Le ricerche effettuate in merito, ivi comprese quelle reciprocamente contrastanti, danno un esito comune: i livelli di fitness dei soggetti sottoposti ai test di utilizzo del macchinario sono aumentati, quelli di sedentarietà diminuiti e gli stessi soggetti sono diventati più propensi allo svolgimento di attività motoria.
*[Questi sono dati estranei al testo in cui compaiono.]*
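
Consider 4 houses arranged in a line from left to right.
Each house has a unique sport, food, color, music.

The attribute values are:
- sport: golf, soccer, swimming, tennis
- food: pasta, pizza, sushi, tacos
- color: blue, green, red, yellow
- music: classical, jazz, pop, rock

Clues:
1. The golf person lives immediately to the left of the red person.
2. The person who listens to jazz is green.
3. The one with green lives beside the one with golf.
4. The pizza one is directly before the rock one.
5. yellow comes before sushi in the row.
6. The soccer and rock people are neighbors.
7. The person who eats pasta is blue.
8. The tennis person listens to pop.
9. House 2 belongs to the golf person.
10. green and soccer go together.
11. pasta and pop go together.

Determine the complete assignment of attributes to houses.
Solution:

House | Sport | Food | Color | Music
------------------------------------
  1   | soccer | pizza | green | jazz
  2   | golf | tacos | yellow | rock
  3   | swimming | sushi | red | classical
  4   | tennis | pasta | blue | pop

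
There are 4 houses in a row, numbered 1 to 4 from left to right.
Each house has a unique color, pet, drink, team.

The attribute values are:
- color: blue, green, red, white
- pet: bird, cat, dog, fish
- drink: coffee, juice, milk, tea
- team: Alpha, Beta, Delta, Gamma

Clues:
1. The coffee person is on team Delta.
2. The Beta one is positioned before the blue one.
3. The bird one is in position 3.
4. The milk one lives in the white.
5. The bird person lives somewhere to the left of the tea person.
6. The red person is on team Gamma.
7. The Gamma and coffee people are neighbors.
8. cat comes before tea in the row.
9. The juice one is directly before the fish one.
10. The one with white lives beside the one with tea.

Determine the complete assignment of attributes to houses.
Solution:

House | Color | Pet | Drink | Team
----------------------------------
  1   | red | cat | juice | Gamma
  2   | green | fish | coffee | Delta
  3   | white | bird | milk | Beta
  4   | blue | dog | tea | Alpha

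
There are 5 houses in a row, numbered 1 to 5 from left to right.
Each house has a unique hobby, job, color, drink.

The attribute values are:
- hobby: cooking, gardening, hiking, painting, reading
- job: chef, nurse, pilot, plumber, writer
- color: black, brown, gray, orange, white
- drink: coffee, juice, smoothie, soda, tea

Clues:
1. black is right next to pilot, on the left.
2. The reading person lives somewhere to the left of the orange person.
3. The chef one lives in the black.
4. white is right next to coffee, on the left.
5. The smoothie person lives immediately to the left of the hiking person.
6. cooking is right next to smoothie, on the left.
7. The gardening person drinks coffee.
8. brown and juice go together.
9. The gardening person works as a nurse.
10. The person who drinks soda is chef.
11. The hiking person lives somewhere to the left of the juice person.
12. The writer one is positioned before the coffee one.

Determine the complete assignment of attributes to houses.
Solution:

House | Hobby | Job | Color | Drink
-----------------------------------
  1   | cooking | chef | black | soda
  2   | reading | pilot | gray | smoothie
  3   | hiking | writer | white | tea
  4   | gardening | nurse | orange | coffee
  5   | painting | plumber | brown | juice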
E per quanto riguarda la sicurezza?
Ci sono ovviamente delle linee guida legate all’utilizzo della scrivania-tapis roulant. Sarebbe assurdo pensare, per esempio, che una persona possa passare tutte le ore del proprio turno di lavoro camminando.
Nello specifico le linee guida raccomandano di mantenere una velocità inferiore alle 2 miglia orarie (3.2 Km/h). Per quanto riguarda l’ergonomia, essa è studiata nel dettaglio dalle case produttrici con lo scopo di ridurre al minimo il rischio di infortuni e sono ovviamente presenti dispositivi di sicurezza come la clip “safety stop” da agganciare ai vestiti dell’impiegato.

Pro e Contro
Vi sono studi contrastanti riguardanti l’utilizzo dell’apparecchio. Fermo restando che i risultati sulla fitness globale sono soddisfacenti è ovvio che per alcuni soggetti l’utilizzo del macchinario può risultare complicato. Non tutti sono effettivamente in grado di camminare e leggere/lavorare contemporaneamente, specialmente chi non ha mai utilizzato un treadmill nemmeno in palestra. Peraltro l’utilizzo è sconsigliabile a chiunque abbia importanti problemi posturali, patologie periferiche (ad esempio il “piede diabetico”) e problemi cognitivi (giramenti di testa, vertigini).
In un recentissimo studio2 della Brigham Young University (Provo, Utah – Stati Uniti) è stato studiato l’effetto sulla produttività del lavoratore. In questa ricerca 69 lavoratori son stati divisi, 35 seduti e 34 utilizzando la scrivania-tapis roulant, e sottoposti a vari test cognitivi. Il sorprendente risultato è stato che non vi sono state significative differenze di efficienza tra i lavoratori seduti e quelli in movimento.
Un’ultima (non per importanza) variabile da considerare è il costo: queste apparecchiature non son proprio economiche. Una singola scrivania può costare dai 750$ ai 1500$, spesa sicuramente rilevante soprattutto per le piccole aziende.

Concludendo
È ancora troppo presto per dire che questa innovazione sia o meno la svolta nel prevenire la sedentarietà sul posto di lavoro, ma sicuramente la scienza si sta impegnando per focalizzare l’attenzione su quella che è ormai considerata la malattia del ventunesimo secolo.

Dott. Marco Macrì

Fonti
1 Edelson, Nathan (31 August 1987). “Hazards of Sitting Down on the Job”. The Wall Street Journal. https://en.wikipedia.org/wiki/Treadmill_desk

2 Slow walking on a treadmill desk does not negatively affect executive abilities: an examination of cognitive control, conflict adaptation, response inhibition, and post-error slowing. Larson MJ1, LeCheminant JD2, Carbine K1, Hill KR1, Christenson E2, Masterson T2, LeCheminant R2.